Alexandre de Moraes pediu vista e, nesta quarta-feira (16), apresentou seu voto divergente aos demais ministros. Propôs, então, a seguinte tese:
“É constitucional a requisição judicial de registros de conexão ou de registros de acesso a aplicações de internet para fins de investigação criminal ou instrução processual penal, desde que observados os requisitos previstos no artigo 22, da Lei 12.965, de 2014, Marco Civil da Internet, quais sejam: fundados indícios de ocorrência do ilícito, justificativa motivada da utilidade dos registros solicitados para fins de investigação ou instrução probatória, e período para o qual se referem os registros. A ordem judicial poderá atingir pessoas indeterminadas, desde que determináveis a partir de outros elementos de prova obtidos previamente na investigação e que justifiquem a medida.”
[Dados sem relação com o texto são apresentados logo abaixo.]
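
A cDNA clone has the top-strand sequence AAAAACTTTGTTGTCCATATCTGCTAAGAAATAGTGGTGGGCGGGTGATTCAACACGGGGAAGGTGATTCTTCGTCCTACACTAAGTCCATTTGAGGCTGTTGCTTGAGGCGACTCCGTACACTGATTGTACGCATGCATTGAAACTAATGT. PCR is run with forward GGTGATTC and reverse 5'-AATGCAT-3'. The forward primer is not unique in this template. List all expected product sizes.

98 bp, 79 bp

The forward primer GGTGATTC matches the top strand at positions 44–51, 63–70.
The reverse primer's reverse complement is ATGCATT, matching at positions 135–141.
Each forward site pairs with the reverse site to give a product ending at position 141: sizes 98, 79 bp.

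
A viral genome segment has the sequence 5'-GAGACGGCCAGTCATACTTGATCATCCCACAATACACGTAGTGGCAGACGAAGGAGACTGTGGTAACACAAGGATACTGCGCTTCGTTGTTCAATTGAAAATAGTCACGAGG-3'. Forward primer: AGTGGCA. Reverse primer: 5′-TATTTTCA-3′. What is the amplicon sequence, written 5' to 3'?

The forward primer matches the template at positions 40–46.
Taking the reverse complement of TATTTTCA gives TGAAAATA, found at positions 96–103 on the template; the primer anneals here to the top strand with its 3' end pointing upstream.
The product is the template from position 40 through 103 (64 bp).

5'-AGTGGCAGACGAAGGAGACTGTGGTAACACAAGGATACTGCGCTTCGTTGTTCAATTGAAAATA-3'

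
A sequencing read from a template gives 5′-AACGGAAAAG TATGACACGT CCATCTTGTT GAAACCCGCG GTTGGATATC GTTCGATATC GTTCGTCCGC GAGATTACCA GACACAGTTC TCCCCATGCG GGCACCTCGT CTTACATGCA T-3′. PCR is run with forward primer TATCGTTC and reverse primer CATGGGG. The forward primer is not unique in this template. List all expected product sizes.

52 bp, 42 bp

The forward primer TATCGTTC matches the top strand at positions 47–54, 57–64.
The reverse primer's reverse complement is CCCCATG, matching at positions 92–98.
Each forward site pairs with the reverse site to give a product ending at position 98: sizes 52, 42 bp.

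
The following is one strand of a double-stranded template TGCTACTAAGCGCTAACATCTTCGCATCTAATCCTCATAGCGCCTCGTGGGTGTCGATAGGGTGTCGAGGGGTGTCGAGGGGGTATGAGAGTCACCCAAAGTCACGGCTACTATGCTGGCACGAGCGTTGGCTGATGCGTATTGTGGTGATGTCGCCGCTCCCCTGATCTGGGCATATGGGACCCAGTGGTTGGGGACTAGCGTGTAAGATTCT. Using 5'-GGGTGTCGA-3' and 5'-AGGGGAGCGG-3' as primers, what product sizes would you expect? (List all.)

117 bp, 106 bp, 96 bp

The forward primer GGGTGTCGA matches the top strand at positions 49–57, 60–68, 70–78.
The reverse primer's reverse complement is CCGCTCCCCT, matching at positions 156–165.
Each forward site pairs with the reverse site to give a product ending at position 165: sizes 117, 106, 96 bp.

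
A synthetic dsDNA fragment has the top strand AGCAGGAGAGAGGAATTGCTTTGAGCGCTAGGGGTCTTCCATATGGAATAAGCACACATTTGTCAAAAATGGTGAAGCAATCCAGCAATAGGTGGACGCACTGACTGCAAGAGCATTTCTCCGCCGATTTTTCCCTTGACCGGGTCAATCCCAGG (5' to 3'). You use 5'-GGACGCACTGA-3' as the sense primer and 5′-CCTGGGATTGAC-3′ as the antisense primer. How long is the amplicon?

62 bp

Scanning the template, GGACGCACTGA occurs at positions 94–104; this primer anneals to the bottom strand there with its 3' end pointing downstream.
Reverse complement of the reverse primer: GTCAATCCCAGG. This occurs on the top strand at positions 144–155.
The product runs from position 94 to position 155, so its length is 155 − 94 + 1 = 62 bp.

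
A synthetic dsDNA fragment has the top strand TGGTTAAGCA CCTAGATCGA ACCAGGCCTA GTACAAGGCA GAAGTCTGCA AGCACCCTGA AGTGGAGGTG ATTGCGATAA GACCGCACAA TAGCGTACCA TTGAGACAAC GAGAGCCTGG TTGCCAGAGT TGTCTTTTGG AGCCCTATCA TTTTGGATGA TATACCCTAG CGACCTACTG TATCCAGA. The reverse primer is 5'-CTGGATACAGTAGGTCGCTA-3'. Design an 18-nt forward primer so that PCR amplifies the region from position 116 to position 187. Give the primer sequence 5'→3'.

5'-CCTGGTTGCCAGAGTTGT-3'

The reverse primer's reverse complement TAGCGACCTACTGTATCCAG matches the template at positions 168–187; the product starts at position 116.
The forward primer is identical to the top strand over positions 116–133: CCTGGTTGCCAGAGTTGT.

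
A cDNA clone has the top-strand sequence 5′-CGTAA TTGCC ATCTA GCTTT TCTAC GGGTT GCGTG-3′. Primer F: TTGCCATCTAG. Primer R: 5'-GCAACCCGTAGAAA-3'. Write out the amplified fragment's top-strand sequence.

5'-TTGCCATCTAGCTTTTCTACGGGTTGC-3'

Forward primer TTGCCATCTAG is found on the top strand at positions 6–16.
Reverse complement of the reverse primer: TTTCTACGGGTTGC. This occurs on the top strand at positions 19–32.
The product is the template from position 6 through 32 (27 bp).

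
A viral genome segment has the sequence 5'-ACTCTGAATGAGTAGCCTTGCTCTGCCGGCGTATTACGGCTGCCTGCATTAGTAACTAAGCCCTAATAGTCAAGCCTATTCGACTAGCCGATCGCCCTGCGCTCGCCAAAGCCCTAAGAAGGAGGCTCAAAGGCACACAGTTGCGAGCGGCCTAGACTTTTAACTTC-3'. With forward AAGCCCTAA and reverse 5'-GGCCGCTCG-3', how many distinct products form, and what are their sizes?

Two products: 95 bp, 44 bp

The forward primer AAGCCCTAA matches the top strand at positions 58–66, 109–117.
The reverse primer's reverse complement is CGAGCGGCC, matching at positions 144–152.
Each forward site pairs with the reverse site to give a product ending at position 152: sizes 95, 44 bp.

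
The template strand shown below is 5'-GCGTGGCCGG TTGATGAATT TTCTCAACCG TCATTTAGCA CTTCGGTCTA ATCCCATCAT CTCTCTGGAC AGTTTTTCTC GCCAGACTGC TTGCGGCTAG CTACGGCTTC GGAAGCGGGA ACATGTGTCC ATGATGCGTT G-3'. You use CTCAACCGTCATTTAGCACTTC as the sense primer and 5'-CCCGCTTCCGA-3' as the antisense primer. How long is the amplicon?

The forward primer matches the template at positions 23–44.
Taking the reverse complement of CCCGCTTCCGA gives TCGGAAGCGGG, found at positions 109–119 on the template; the primer anneals here to the top strand with its 3' end pointing upstream.
Product length = (reverse-primer end) − (forward-primer start) + 1 = 119 − 23 + 1 = 97 bp.

97 bp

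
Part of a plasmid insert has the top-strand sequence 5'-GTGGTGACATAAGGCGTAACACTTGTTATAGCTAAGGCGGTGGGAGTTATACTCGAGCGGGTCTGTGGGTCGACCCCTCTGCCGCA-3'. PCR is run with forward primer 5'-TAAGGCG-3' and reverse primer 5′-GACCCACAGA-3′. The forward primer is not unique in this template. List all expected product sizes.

62 bp, 39 bp

The forward primer TAAGGCG matches the top strand at positions 10–16, 33–39.
The reverse primer's reverse complement is TCTGTGGGTC, matching at positions 62–71.
Each forward site pairs with the reverse site to give a product ending at position 71: sizes 62, 39 bp.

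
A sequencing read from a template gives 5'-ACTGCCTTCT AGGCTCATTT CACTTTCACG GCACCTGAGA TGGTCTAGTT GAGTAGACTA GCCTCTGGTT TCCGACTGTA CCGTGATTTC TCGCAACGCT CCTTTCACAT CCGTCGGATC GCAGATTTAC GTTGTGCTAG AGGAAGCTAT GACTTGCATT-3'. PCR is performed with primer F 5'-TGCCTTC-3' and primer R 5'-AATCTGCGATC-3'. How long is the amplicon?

Forward primer TGCCTTC is found on the top strand at positions 3–9.
Taking the reverse complement of AATCTGCGATC gives GATCGCAGATT, found at positions 117–127 on the template; the primer anneals here to the top strand with its 3' end pointing upstream.
Product length = (reverse-primer end) − (forward-primer start) + 1 = 127 − 3 + 1 = 125 bp.

125 bp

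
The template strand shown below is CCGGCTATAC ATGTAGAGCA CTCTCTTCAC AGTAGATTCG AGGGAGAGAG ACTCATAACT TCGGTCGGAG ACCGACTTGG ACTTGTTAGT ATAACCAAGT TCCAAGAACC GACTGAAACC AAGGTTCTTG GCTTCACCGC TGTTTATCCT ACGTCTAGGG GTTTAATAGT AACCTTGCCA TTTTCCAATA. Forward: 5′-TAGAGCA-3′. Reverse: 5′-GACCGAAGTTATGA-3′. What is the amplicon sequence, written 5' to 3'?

5'-TAGAGCACTCTCTTCACAGTAGATTCGAGGGAGAGAGACTCATAACTTCGGTC-3'

Forward primer TAGAGCA is found on the top strand at positions 14–20.
Reverse complement of the reverse primer: TCATAACTTCGGTC. This occurs on the top strand at positions 53–66.
The product is the template from position 14 through 66 (53 bp).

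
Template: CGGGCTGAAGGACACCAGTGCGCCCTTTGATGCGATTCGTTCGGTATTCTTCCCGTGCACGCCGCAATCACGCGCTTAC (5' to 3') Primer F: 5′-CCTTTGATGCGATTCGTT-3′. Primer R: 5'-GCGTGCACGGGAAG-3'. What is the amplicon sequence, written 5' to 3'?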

Ele afirmou que medidas desse tipo são bastante utilizadas, no Brasil e no mundo, para identificar criminosos envolvidos em pedofilia e pornografia infantil, por exemplo. Sobre as restrições impostas pela proposta de Rosa Weber, ele afirmou que inviabilizariam ou levariam à anulação de inúmeras investigações desse tipo. Moraes ainda disse que os dados serão compartilhados apenas com as autoridades envolvidas na investigação, e não divulgados publicamente. As informações de pessoas inocentes e não envolvidas no crime, acrescentou, serão depois destruídas.
Moraes argumentou que, apesar desse tipo de medida atingir, em princípio, um conjunto indeterminado de pessoas, parte de indícios concretos para chegar a um grupo determinável e restrito. Isso também ocorre, segundo ele, nas investigações sobre terrorismo. “A polícia investiga antes quem procurou por armas, bombas que foram utilizadas depois. Você não sabe ainda quem utilizou, mas é um grupo determinável a partir de certos indícios”, disse.
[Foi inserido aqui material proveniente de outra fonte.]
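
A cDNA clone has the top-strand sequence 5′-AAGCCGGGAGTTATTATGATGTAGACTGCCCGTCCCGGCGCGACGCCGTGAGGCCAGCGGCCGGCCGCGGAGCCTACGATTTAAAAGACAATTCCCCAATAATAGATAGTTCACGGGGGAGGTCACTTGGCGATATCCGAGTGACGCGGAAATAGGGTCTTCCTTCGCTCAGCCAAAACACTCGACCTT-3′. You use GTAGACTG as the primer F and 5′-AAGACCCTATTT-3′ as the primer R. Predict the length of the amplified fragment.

Scanning the template, GTAGACTG occurs at positions 21–28; this primer anneals to the bottom strand there with its 3' end pointing downstream.
Reverse complement of the reverse primer: AAATAGGGTCTT. This occurs on the top strand at positions 150–161.
Product length = (reverse-primer end) − (forward-primer start) + 1 = 161 − 21 + 1 = 141 bp.

141 bp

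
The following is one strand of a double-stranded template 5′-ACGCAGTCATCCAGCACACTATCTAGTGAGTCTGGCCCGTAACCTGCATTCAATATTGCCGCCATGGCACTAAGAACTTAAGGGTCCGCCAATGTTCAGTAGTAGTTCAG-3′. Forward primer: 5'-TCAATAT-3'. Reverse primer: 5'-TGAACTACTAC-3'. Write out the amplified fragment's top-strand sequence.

Forward primer TCAATAT is found on the top strand at positions 50–56.
Reverse complement of the reverse primer: GTAGTAGTTCA. This occurs on the top strand at positions 99–109.
The product is the template from position 50 through 109 (60 bp).

5'-TCAATATTGCCGCCATGGCACTAAGAACTTAAGGGTCCGCCAATGTTCAGTAGTAGTTCA-3'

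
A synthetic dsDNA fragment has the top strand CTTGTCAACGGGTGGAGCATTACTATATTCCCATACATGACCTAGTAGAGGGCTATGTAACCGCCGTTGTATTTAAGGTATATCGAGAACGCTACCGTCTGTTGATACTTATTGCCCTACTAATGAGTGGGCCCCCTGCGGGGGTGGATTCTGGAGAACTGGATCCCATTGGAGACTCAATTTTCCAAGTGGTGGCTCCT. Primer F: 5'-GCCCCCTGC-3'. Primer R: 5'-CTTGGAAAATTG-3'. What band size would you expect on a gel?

Forward primer GCCCCCTGC is found on the top strand at positions 131–139.
Taking the reverse complement of CTTGGAAAATTG gives CAATTTTCCAAG, found at positions 178–189 on the template; the primer anneals here to the top strand with its 3' end pointing upstream.
The product runs from position 131 to position 189, so its length is 189 − 131 + 1 = 59 bp.

59 bp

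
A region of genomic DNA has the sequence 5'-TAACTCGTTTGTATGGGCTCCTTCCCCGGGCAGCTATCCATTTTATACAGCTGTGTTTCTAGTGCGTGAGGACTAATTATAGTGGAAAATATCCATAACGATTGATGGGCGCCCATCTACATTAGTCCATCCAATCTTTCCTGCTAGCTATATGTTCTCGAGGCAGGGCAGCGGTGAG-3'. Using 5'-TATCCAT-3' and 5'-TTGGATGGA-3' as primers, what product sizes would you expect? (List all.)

100 bp, 45 bp

The forward primer TATCCAT matches the top strand at positions 35–41, 90–96.
The reverse primer's reverse complement is TCCATCCAA, matching at positions 126–134.
Each forward site pairs with the reverse site to give a product ending at position 134: sizes 100, 45 bp.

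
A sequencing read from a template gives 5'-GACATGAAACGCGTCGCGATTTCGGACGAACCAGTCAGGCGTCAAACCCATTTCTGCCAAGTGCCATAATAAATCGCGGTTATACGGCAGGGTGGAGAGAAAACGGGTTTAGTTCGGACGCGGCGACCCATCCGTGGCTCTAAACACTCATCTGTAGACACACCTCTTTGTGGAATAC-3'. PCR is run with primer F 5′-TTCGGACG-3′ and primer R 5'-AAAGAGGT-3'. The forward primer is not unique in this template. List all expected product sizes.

The forward primer TTCGGACG matches the top strand at positions 21–28, 113–120.
The reverse primer's reverse complement is ACCTCTTT, matching at positions 162–169.
Each forward site pairs with the reverse site to give a product ending at position 169: sizes 149, 57 bp.

149 bp, 57 bp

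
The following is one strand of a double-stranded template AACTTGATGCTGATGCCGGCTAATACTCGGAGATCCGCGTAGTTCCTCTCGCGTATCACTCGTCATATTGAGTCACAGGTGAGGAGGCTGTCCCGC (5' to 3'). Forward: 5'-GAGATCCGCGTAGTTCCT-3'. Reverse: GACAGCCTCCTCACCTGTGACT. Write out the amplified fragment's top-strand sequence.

5'-GAGATCCGCGTAGTTCCTCTCGCGTATCACTCGTCATATTGAGTCACAGGTGAGGAGGCTGTC-3'

The forward primer matches the template at positions 30–47.
The reverse primer's reverse complement is AGTCACAGGTGAGGAGGCTGTC, which matches the template at positions 71–92.
The product is the template from position 30 through 92 (63 bp).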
No caso de Marielle Franco, Moraes disse que a polícia justificou de forma adequada a necessidade da medida, porque a própria vereadora havia divulgado nas redes sociais, uma semana antes do assassinato, local, dia e hora em que participaria de um evento no centro do Rio de Janeiro. Ela e o motorista foram executados após deixarem o evento, dentro do carro.
A polícia queria saber quem pesquisou seu nome e o local do evento para saber se alguns deles também haviam traçado o trajeto por onde poderiam fugir após o crime. Além disso, a polícia buscou imagens de câmeras na rua que gravaram o carro onde estavam os assassinos.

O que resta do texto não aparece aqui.